I'm curious what others think about ChaCha and its place in a library.  When libraries already offer a chat service, phone service, face-to-face service, email service, is ChaCha really necessary?  Is it opening the market to a new audience?  I doubt it.  Especially when we are bound by a 160 character answer (which btw, disappears quicker than you would think), how can we offer the level of service that we need to provide?

Sunday, February 1, 2009

bob loblaw's law blog (blogpost#2)

OK, probably anyone who has ever watched Arrested Development will recognize the title to this blog entry.  (sidenote: am I supposed to cite that?!)  I really only chose it because I'm still coming to terms with blogging.  I feel like I'm talking for the sake of talking, and to my ears, it comes across as "blah blah blah blah blah."  That being said... I've only posted once so far, so my insight may not be fully justified.

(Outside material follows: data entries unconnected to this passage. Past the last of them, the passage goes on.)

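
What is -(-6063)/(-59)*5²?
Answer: -151575/59 ≈ -2569.1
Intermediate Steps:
-(-6063)/(-59)*5² = -(-6063)*(-1)/59*25 = -141*43/59*25 = -6063/59*25 = -151575/59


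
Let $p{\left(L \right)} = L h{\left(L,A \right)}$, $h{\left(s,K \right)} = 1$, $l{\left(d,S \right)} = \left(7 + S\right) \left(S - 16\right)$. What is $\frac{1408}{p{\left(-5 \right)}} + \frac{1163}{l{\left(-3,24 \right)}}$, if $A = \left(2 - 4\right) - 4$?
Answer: $- \frac{343369}{1240} \approx -276.91$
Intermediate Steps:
$l{\left(d,S \right)} = \left(-16 + S\right) \left(7 + S\right)$ ($l{\left(d,S \right)} = \left(7 + S\right) \left(-16 + S\right) = \left(-16 + S\right) \left(7 + S\right)$)
$A = -6$ ($A = -2 - 4 = -6$)
$p{\left(L \right)} = L$ ($p{\left(L \right)} = L 1 = L$)
$\frac{1408}{p{\left(-5 \right)}} + \frac{1163}{l{\left(-3,24 \right)}} = \frac{1408}{-5} + \frac{1163}{-112 + 24^{2} - 216} = 1408 \left(- \frac{1}{5}\right) + \frac{1163}{-112 + 576 - 216} = - \frac{1408}{5} + \frac{1163}{248} = - \frac{343369}{1240}$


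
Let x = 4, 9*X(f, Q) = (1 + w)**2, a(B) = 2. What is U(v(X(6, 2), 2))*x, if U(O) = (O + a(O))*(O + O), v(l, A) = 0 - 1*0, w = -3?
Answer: 0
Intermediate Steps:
X(f, Q) = 4/9 (X(f, Q) = (1 - 3)**2/9 = (1/9)*(-2)**2 = (1/9)*4 = 4/9)
v(l, A) = 0 (v(l, A) = 0 + 0 = 0)
U(O) = 2*O*(2 + O) (U(O) = (O + 2)*(O + O) = (2 + O)*(2*O) = 2*O*(2 + O))
U(v(X(6, 2), 2))*x = (2*0*(2 + 0))*4 = (2*0*2)*4 = 0*4 = 0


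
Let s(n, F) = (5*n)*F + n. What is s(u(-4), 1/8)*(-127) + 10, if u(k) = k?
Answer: 1671/2 ≈ 835.50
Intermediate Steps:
s(n, F) = n + 5*F*n (s(n, F) = 5*F*n + n = n + 5*F*n)
s(u(-4), 1/8)*(-127) + 10 = -4*(1 + 5/8)*(-127) + 10 = -4*13/8*(-127) + 10 = -13/2*(-127) + 10 = 1651/2 + 10 = 1671/2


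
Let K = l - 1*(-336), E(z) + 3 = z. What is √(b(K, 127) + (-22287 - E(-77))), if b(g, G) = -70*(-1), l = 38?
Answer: I*√22137 ≈ 148.79*I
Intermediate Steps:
E(z) = -3 + z
K = 374 (K = 38 - 1*(-336) = 38 + 336 = 374)
b(g, G) = 70
√(b(K, 127) + (-22287 - E(-77))) = √(70 + (-22287 - (-3 - 77))) = √(70 + (-22287 - 1*(-80))) = √(70 + (-22287 + 80)) = √(70 - 22207) = √(-22137) = I*√22137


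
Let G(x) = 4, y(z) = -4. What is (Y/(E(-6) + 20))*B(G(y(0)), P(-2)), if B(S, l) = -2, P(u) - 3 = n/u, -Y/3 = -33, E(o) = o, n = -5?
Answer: -99/7 ≈ -14.143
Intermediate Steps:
Y = 99 (Y = -3*(-33) = 99)
P(u) = 3 - 5/u
(Y/(E(-6) + 20))*B(G(y(0)), P(-2)) = (99/(-6 + 20))*(-2) = (99/14)*(-2) = -99/7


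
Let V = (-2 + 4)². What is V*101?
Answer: 404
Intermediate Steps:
V = 4 (V = 2² = 4)
V*101 = 4*101 = 404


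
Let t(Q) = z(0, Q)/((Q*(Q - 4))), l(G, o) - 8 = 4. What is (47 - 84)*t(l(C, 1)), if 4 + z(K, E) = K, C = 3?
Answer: 37/24 ≈ 1.5417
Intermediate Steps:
z(K, E) = -4 + K
l(G, o) = 12 (l(G, o) = 8 + 4 = 12)
t(Q) = -4/(Q*(-4 + Q)) (t(Q) = (-4 + 0)/((Q*(Q - 4))) = -4*1/(Q*(-4 + Q)) = -4/(Q*(-4 + Q)))
(47 - 84)*t(l(C, 1)) = (47 - 84)*(-4/(12*(-4 + 12))) = -(-148)/(12*8) = -37*(-1/24) = 37/24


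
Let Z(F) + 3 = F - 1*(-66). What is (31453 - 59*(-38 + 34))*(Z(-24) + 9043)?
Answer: 287799498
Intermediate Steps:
Z(F) = 63 + F (Z(F) = -3 + (F - 1*(-66)) = -3 + (F + 66) = -3 + (66 + F) = 63 + F)
(31453 - 59*(-38 + 34))*(Z(-24) + 9043) = (31453 - 59*(-38 + 34))*((63 - 24) + 9043) = (31453 - 59*(-4))*(39 + 9043) = (31453 + 236)*9082 = 31689*9082 = 287799498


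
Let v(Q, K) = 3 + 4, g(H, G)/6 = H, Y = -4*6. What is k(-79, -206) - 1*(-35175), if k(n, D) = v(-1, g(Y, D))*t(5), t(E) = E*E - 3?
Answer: 35329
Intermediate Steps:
Y = -24
g(H, G) = 6*H
v(Q, K) = 7
t(E) = -3 + E² (t(E) = E² - 3 = -3 + E²)
k(n, D) = 154 (k(n, D) = 7*(-3 + 5²) = 7*(-3 + 25) = 7*22 = 154)
k(-79, -206) - 1*(-35175) = 154 - 1*(-35175) = 154 + 35175 = 35329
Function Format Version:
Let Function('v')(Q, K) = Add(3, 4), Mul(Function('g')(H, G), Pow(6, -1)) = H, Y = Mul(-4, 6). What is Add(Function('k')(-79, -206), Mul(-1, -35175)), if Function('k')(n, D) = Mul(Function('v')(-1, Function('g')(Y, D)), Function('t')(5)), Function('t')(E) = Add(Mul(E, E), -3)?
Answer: 35329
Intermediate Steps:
Y = -24
Function('g')(H, G) = Mul(6, H)
Function('v')(Q, K) = 7
Function('t')(E) = Add(-3, Pow(E, 2)) (Function('t')(E) = Add(Pow(E, 2), -3) = Add(-3, Pow(E, 2)))
Function('k')(n, D) = 154 (Function('k')(n, D) = Mul(7, Add(-3, Pow(5, 2))) = Mul(7, Add(-3, 25)) = Mul(7, 22) = 154)
Add(Function('k')(-79, -206), Mul(-1, -35175)) = Add(154, Mul(-1, -35175)) = Add(154, 35175) = 35329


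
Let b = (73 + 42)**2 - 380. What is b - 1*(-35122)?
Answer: 47967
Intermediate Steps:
b = 12845 (b = 115**2 - 380 = 13225 - 380 = 12845)
b - 1*(-35122) = 12845 - 1*(-35122) = 12845 + 35122 = 47967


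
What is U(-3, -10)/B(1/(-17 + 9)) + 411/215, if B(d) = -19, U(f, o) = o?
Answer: 9959/4085 ≈ 2.4379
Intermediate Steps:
U(-3, -10)/B(1/(-17 + 9)) + 411/215 = -10/(-19) + 411/215 = -10*(-1/19) + 411*(1/215) = 10/19 + 411/215 = 9959/4085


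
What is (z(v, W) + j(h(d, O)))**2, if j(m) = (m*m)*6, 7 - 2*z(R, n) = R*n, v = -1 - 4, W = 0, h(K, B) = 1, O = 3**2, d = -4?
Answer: 361/4 ≈ 90.250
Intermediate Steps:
O = 9
v = -5
z(R, n) = 7/2 - R*n/2
j(m) = 6*m**2 (j(m) = m**2*6 = 6*m**2)
(z(v, W) + j(h(d, O)))**2 = ((7/2 - 1/2*(-5)*0) + 6*1**2)**2 = ((7/2 + 0) + 6*1)**2 = (7/2 + 6)**2 = (19/2)**2 = 361/4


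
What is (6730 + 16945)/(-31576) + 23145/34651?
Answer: -89535905/1094139976 ≈ -0.081832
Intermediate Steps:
(6730 + 16945)/(-31576) + 23145/34651 = 23675*(-1/31576) + 23145*(1/34651) = -23675/31576 + 23145/34651 = -89535905/1094139976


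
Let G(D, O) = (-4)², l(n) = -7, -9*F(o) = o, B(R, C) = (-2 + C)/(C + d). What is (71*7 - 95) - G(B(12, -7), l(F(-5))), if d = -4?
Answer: 386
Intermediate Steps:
B(R, C) = (-2 + C)/(-4 + C) (B(R, C) = (-2 + C)/(C - 4) = (-2 + C)/(-4 + C))
F(o) = -o/9
G(D, O) = 16
(71*7 - 95) - G(B(12, -7), l(F(-5))) = (71*7 - 95) - 1*16 = (497 - 95) - 16 = 402 - 16 = 386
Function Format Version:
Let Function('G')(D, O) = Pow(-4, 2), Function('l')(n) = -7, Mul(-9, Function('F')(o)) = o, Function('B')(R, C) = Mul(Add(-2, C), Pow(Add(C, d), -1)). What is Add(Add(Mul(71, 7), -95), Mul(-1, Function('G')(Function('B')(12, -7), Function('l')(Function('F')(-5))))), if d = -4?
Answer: 386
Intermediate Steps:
Function('B')(R, C) = Mul(Pow(Add(-4, C), -1), Add(-2, C)) (Function('B')(R, C) = Mul(Add(-2, C), Pow(Add(C, -4), -1)) = Mul(Add(-2, C), Pow(Add(-4, C), -1)) = Mul(Pow(Add(-4, C), -1), Add(-2, C)))
Function('F')(o) = Mul(Rational(-1, 9), o)
Function('G')(D, O) = 16
Add(Add(Mul(71, 7), -95), Mul(-1, Function('G')(Function('B')(12, -7), Function('l')(Function('F')(-5))))) = Add(Add(Mul(71, 7), -95), Mul(-1, 16)) = Add(Add(497, -95), -16) = Add(402, -16) = 386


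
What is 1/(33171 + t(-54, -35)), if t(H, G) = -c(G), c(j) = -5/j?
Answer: 7/232196 ≈ 3.0147e-5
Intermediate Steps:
t(H, G) = 5/G (t(H, G) = -(-5)/G = 5/G)
1/(33171 + t(-54, -35)) = 1/(33171 + 5/(-35)) = 1/(33171 + 5*(-1/35)) = 1/(33171 - ⅐) = 1/(232196/7) = 7/232196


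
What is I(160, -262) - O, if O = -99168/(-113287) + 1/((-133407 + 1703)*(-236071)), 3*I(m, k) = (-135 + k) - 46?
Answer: -1569611995291876541/10566786576757224 ≈ -148.54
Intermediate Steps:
I(m, k) = -181/3 + k/3 (I(m, k) = ((-135 + k) - 46)/3 = (-181 + k)/3 = -181/3 + k/3)
O = 3083281374686599/3522262192252408 (O = -99168*(-1/113287) - 1/236071/(-131704) = 99168/113287 - 1/131704*(-1/236071) = 99168/113287 + 1/31091494984 = 3083281374686599/3522262192252408 ≈ 0.87537)
I(160, -262) - O = (-181/3 + (⅓)*(-262)) - 1*3083281374686599/3522262192252408 = (-181/3 - 262/3) - 3083281374686599/3522262192252408 = -443/3 - 3083281374686599/3522262192252408 = -1569611995291876541/10566786576757224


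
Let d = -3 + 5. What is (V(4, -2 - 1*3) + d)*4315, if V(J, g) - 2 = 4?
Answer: 34520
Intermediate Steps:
V(J, g) = 6 (V(J, g) = 2 + 4 = 6)
d = 2
(V(4, -2 - 1*3) + d)*4315 = (6 + 2)*4315 = 8*4315 = 34520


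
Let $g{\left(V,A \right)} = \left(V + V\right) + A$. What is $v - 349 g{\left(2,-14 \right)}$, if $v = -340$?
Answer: $3150$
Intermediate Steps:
$g{\left(V,A \right)} = A + 2 V$ ($g{\left(V,A \right)} = 2 V + A = A + 2 V$)
$v - 349 g{\left(2,-14 \right)} = -340 - 349 \left(-14 + 2 \cdot 2\right) = -340 - 349 \left(-14 + 4\right) = -340 - -3490 = -340 + 3490 = 3150$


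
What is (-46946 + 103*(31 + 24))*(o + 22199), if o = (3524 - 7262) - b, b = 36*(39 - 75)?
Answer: -815588717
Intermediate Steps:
b = -1296 (b = 36*(-36) = -1296)
o = -2442 (o = (3524 - 7262) - 1*(-1296) = -3738 + 1296 = -2442)
(-46946 + 103*(31 + 24))*(o + 22199) = (-46946 + 103*(31 + 24))*(-2442 + 22199) = (-46946 + 103*55)*19757 = (-46946 + 5665)*19757 = -41281*19757 = -815588717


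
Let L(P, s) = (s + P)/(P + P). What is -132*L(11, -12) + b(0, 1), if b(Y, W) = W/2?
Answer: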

I see why blogging can be useful and important.  Obviously, it is a form of communication.  My feeling is that blogging is part of, or a result of, the general public's access to continually advancing technology... it is a place to express oneself, debate with others, or inform the masses about any particular thing.   How does one discern which information is important or useful and which is excessive nonsense?  What if I blogged: "elephant toothpick roller skate truck" 477 times?  Some search engine would inevitably log that entry.  And if by chance, someone were to be looking for a toothpick holder shaped like an elephant, undoubtedly, somewhere within the results, my useless blog would turn up.  

I think that is relevant to today's libraries.  People are in search of information.  I work a reference desk right now... I try to find information.  Excessive nonsense affects the efficiency of my work.  Obviously, technology is not solely to blame for this, but how do we control the use of technology to keep our work accurate and efficient?  Technology has the reputation of making our job easier, and it does.. to some extent.  However, can something be easier and also be less efficient?  

Maybe this will be my last skeptical look at technology... I might be giving myself a bad reputation.  Another sidenote: I found it funny that my computer's automatic spellcheck did not underline "blogged."  I know that it has become a part of everyday vocabulary, but I wonder how long it took.  I checked the word "texting."  Still underlined in red... I'll check back.